Von Friederike Lübke

Wie die FH Osnabrück um die Ausbildung von Doktoranden ringt.

Frau Doktor Hebamme© igor - Fotolia.comFachhochschulen müssen Universitäten um Doktorstellen für Studenten bitten
»Stellen Sie sich vor, Sie fahren Auto, und alles wird gemessen«, sagt Volker Lüdemann. Die Augenbewegungen des Fahrers, sein Blutdruck, wie laut er Musik hört. Wie schnell er fährt und wohin. Das Auto der Zukunft wird das können. Für Polizei, Autofirmen und Versicherungen wäre es interessant, diese Daten zu kennen. Aber ob das erlaubt sein sollte?

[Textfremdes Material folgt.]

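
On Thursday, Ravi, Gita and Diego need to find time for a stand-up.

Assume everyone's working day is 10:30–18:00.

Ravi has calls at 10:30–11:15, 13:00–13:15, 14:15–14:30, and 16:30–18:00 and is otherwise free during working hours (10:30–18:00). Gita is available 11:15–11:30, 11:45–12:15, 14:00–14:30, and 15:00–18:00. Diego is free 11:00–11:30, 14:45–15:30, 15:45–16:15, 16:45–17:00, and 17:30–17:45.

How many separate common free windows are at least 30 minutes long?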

Das ist die Frage, die sich Volker Lüdemann stellt. Der Professor für Wirtschaftsrecht an der Fachhochschule Osnabrück leitet seit 2012 das fee, ein interdisziplinäres Forschungszentrum mit Projekten zu Energiewirtschaft, Energiemanagement und Energierecht. Die Forschung soll »Praxisprobleme« lösen. Das vernetzte Auto ist eines davon. Ein anderes sind kluge Energiesysteme, die den Stromverbrauch messen. All die gesammelten Daten geben viel vom Leben ihres Benutzers preis. Deshalb ist es sinnvoll, wenn sich Juristen wie Volker Lüdemann damit auseinandersetzen. Vor wenigen Jahren noch wäre er als forschender Fachhochschulprofessor ein Paradox gewesen. Heute ist er einer von mehreren an der Hochschule Osnabrück. Die Fachhochschule in Niedersachsen gehört zu jenen, die sich auch mit Forschung einen Namen machen wollen.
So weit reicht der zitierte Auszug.